I was at a music festival at the weekend and adult rock fans were wearing Barbie T-shirts. I had pink nails.
Like it or not, the Barbie movie is the epitome of cultural shift, curated by a brand; storytelling through the medium of brilliant entertainment
Barbie, the toy I wouldn’t let my daughter have because I felt it embodied patriarchy and the unrelenting pressure on women, is cool again.
Yes, she can have a Barbie if she wants one now.
If you haven’t seen it, stop reading and go watch it right now. It’s funny. And, it represents profound change, a new age of feminism on screen.
Like it or not, the Barbie movie is the epitome of cultural shift, curated by a brand; storytelling through the medium of brilliant entertainment.
You don’t have to look at Barbie to see that the relationship between brands and consumers has shifted radically.

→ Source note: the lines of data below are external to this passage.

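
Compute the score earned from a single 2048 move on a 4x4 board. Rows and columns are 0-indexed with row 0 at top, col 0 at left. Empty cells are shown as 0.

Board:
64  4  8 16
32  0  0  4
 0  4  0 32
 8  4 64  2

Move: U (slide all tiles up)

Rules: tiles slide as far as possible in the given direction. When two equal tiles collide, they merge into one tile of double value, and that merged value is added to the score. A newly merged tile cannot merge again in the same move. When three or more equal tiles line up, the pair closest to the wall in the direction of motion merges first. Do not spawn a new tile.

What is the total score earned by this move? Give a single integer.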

No one wants to – no one must watch – an advert. Brands have always been integral to the funding of content, so it baffles me that this industry can find it so hard to accept advertisers as a dignified piece of the puzzle.
OK, so not all brands have the history and cultural awareness, or budget of Mattel, yet all brands have the ability to create emotional connection through content, whether they are on screen of not.

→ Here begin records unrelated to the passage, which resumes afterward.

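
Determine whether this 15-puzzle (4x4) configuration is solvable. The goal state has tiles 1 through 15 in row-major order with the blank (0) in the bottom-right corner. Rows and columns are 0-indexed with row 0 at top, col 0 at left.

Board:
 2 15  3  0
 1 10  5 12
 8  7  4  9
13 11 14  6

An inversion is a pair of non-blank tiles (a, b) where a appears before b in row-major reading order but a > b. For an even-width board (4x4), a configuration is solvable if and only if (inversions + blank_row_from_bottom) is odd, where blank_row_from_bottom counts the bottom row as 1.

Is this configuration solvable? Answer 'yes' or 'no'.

Answer: no

Derivation:
Inversions: 38
Blank is in row 0 (0-indexed from top), which is row 4 counting from the bottom (bottom = 1).
38 + 4 = 42, which is even, so the puzzle is not solvable.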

I repeat myself when I say that the brand is not always in the content – it’s about the brand affinity and their story telling.

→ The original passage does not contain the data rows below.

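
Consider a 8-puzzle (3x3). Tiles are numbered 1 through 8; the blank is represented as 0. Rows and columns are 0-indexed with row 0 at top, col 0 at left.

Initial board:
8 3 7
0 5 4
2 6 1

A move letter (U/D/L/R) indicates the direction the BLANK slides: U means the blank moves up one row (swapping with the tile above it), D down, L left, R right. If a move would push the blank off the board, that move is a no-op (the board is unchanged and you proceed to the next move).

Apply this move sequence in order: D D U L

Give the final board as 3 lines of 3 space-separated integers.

Answer: 8 3 7
0 5 4
2 6 1

Derivation:
After move 1 (D):
8 3 7
2 5 4
0 6 1

After move 2 (D):
8 3 7
2 5 4
0 6 1

After move 3 (U):
8 3 7
0 5 4
2 6 1

After move 4 (L):
8 3 7
0 5 4
2 6 1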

It’s about the off-screen assets and tie-ins, but most importantly the impact on audience behaviour.
Can it be about ROI? Sometimes, but brands shouldn’t be funding entertainment purely with that in mind as it’s a minefield to measure. You’ve got to have some faith.
Can brands make money from the content itself? Of course, if done right (ask me) but honestly it usually doesn’t wash its face and shouldn’t be one of the major reasons for financing branded entertainment.
Netflix’s Drive To Survive has grown the US F1 audience by about 10% (Nielsen). It joins an increasingly long list of advertisers telling stories which probably drive business results.
REI (US outdoor store) is creating moving films with their Co-op Studios, which are being selected at major festivals and winning awards (The Right To Joy is worth a watch). Nike, Gucci, Red Bull, Liquid Death, NFL… the list goes on.
They are all generating engagement with an audience and telling a story: a story that develops an emotional connection with the audience, makes them cool (again) and (probably) drives sales.
Slowly, brands (well, some brands) are coming to the realisation that they don’t need product placement in everything – maybe not at all – to drive that behavioural change and deliver results.
P & G are a great example of this also, with the Trevor Noah hosted doc Tipping Point and their Sundance-launched Queen Collective films produced to ‘shine a light on under-represented voices, untold stories and acts of good that our brands support’.
This leads me to another important point as to why brands fund content (even when they are not in it) – and this is CSR (corporate social responsibility). Brands need to support causes that matter to their audience.
Take John Deere. The brand has a deep history of supporting the farming community and recently joined forces with the National Volunteer Fire Council in the US for a new documentary film, Odd Hours, No Pay, Cool Hat.
The film highlights stories of rural volunteer firefighters from across the country and paints a portrait of these brave individuals who serve their communities, with the aim of recruiting more volunteers to a dwindling but essential service. And, the only tractor in the movie is not a John Deere one!
So what makes brand entertainment successful, then? Is it reaching a wide audience? Is it the (increasingly more measurable) impact on consumer emotion and behaviour? Is it awards, PR and prestige? Or is it social impact?
Slowly, some brands are realising that they don’t need product placement in everything – maybe not at all – to drive behavioural change and deliver results
Well, depending on the brand, its goals and how much the CFO is asking for an idea of ROI, it’s often a mixture of all of these.
However, my interest remains grounded in ensuring that producers, media partners and advertisers share a common goal when entering into such projects – and that adequate and realistic distribution and measurement is achieved – and of course that everyone is happy with the deal.
And as brands are slowly coming round to the idea of not having their logo splashed all over the screen, broadcasters and streamers are coming round to the idea that it doesn’t matter if the content was funded by a brand directly (or indirectly, as most content is anyway) – so long as it’s what they want, so long as it’s good.
So let’s embrace the fact the brands are curating some of the most popular entertainment out there, and be more Barbie.